Norway has achieved an unusual combination: great national wealth from oil while not operating entirely like Venezuela. In fact, the central bank of Norway, Norges Bank, recently reported that it has saved a whopping one trillion dollars in a wealth fund meant to pay future pensions.
That makes it one of the largest investment funds in the world, and for a tiny nation of 5.2 million, it means that each citizen owns a share of $190,000 – in theory. Whether they could cash out is another matter entirely. One thing, however, is beyond doubt: Norway is by far the most successful welfare state in the history of the planet. Bernie Sanders must be proud.
But wait, don’t socialize the economy just yet. You need to know a few more things.
The Illusion of Wealth
Yes, it is true that Norway is the richest welfare state ever, but to assess the actual condition of the economy, it is necessary to include public debt and future liabilities in the equation. Just these two factors often make the difference between real wealth and the illusion of it. For example, California is not wealthy and self-sustainable, as they like to claim, but bankrupt beyond repair.

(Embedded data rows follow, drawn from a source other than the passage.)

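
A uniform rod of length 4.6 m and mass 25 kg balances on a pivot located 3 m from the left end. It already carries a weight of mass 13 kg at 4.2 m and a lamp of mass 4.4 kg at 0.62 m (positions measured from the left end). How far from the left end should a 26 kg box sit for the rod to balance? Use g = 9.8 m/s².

x ≈ 3.48 m from the left end

Sum moments about the pivot (at 3 m from the left end) (the support reaction has zero arm there).
Beam weight: 25 × 9.8 = 245 N down at 2.3 m → arm 0.7 m, τ = 245 × 0.7 = 171.5 N·m counterclockwise.
Weight: 13 × 9.8 = 127.4 N down at 4.2 m → arm 1.2 m, τ = 127.4 × 1.2 = 152.9 N·m clockwise.
Lamp: 4.4 × 9.8 = 43.12 N down at 0.62 m → arm 2.38 m, τ = 43.12 × 2.38 = 102.6 N·m counterclockwise.
Net moment of existing loads = 121.2 N·m counterclockwise.
The box weighs 26 × 9.8 = 254.8 N and must supply an equal clockwise moment, so its lever arm about the pivot is 121.2 / 254.8 = 0.476 m.
That puts it at 3 + 0.476 = 3.48 m from the left end.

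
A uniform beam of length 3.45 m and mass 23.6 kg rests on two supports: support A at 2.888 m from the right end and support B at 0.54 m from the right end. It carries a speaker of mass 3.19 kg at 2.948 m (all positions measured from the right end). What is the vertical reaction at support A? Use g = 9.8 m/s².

R_A ≈ 149 N

Choose support B as the axis so its reaction then has zero moment arm.
Beam weight: 23.6 × 9.8 = 231.3 N down at 1.725 m → arm 1.185 m, τ = 231.3 × 1.185 = 274.1 N·m counterclockwise.
Speaker: 3.19 × 9.8 = 31.26 N down at 2.948 m → arm 2.408 m, τ = 31.26 × 2.408 = 75.27 N·m counterclockwise.
Net load moment about support B = 349.4 N·m counterclockwise.
Reaction R at support A is upward at 2.888 m, arm 2.348 m → moment R × 2.348 clockwise.
Setting net torque to zero: R × 2.348 = 349.4 → R = 149 N.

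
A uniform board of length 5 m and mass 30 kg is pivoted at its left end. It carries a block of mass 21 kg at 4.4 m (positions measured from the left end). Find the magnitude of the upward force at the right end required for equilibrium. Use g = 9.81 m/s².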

Things are not as bad in Norway. The Scandinavian country has no public debt, but the future pension liabilities are ginormous. In fact, they are greater than the entire oil wealth fund. Worse, they are snowballing due to demographic decline.
What this means is that even with the biggest pile of cash per capita in the developed world, Norway’s welfare state is still operating at a massive loss, which will cost future taxpayers blood, sweat, and tears. In short, Norway enjoys the illusion of wealth right now, but they don’t have enough money to pay everyone when the bill comes due.
The Completely Avoidable Problem
So how did this arctic nation get trapped in this conundrum? It all started in 1967 when Norway decided to socialize pensions. Before that, people had to save for their retirement, and they had to rely on their kids to take care of them in old age. This all changed, however, with socialized pensions. The new benefit created a massive incentive for exploitative people to opt out of having children. Why have kids when you can have someone else pay for your retirement and care?
Lo and behold, the birth rate plummeted from 2.5 children per woman in 1970 to 1.7 only five years later. It remained far below replacement level for twenty years. The radical leftist hippie generation who preached solidarity in the 1960s went on a narcissistic party-to-party spending binge instead of investing in future generations – and taxpayers.
The demographic decline did not happen only in Norway. It happened across the west, but more so in welfare states than in countries with private retirement saving. When personal responsibility was taken away, many unfortunately embraced the opportunity to live “for the moment” with no thought to the future.
The youth deficit was and still is so pungent in Norway that even a huge pile of oil money is not enough to make up for it.
The Unfortunate Solution – Immigration
So how has the hippie generation decided to solve the problem they created? By importing people from the third world. The only issue is that they are actively saying no to talents who want to come to Norway to work, and instead only accept refugees. Many of these immigrants can barely read and write – even in their native languages. Various studies show that they don’t integrate well and are a net burden on the taxpayers. Just to make this solution perfectly unfortunate: 80% of them vote for even more socialist policies. So rather than solve the issue, their presence compounds it in two ways: more mouths to feed and more government benefits for each of them.
So what is the moral of this story? Welfare states are inherently unsustainable, and this is true even for the greatest success of them all: Norway. They create incentives for mooching and irresponsible behavior that percolates through generations. When people think they don’t have to work to be taken care of, the worst of human nature often comes out. And in the end, it is as former British prime minister Margaret Thatcher said: “Socialist governments traditionally do make a financial mess. They always run out of other people’s money.”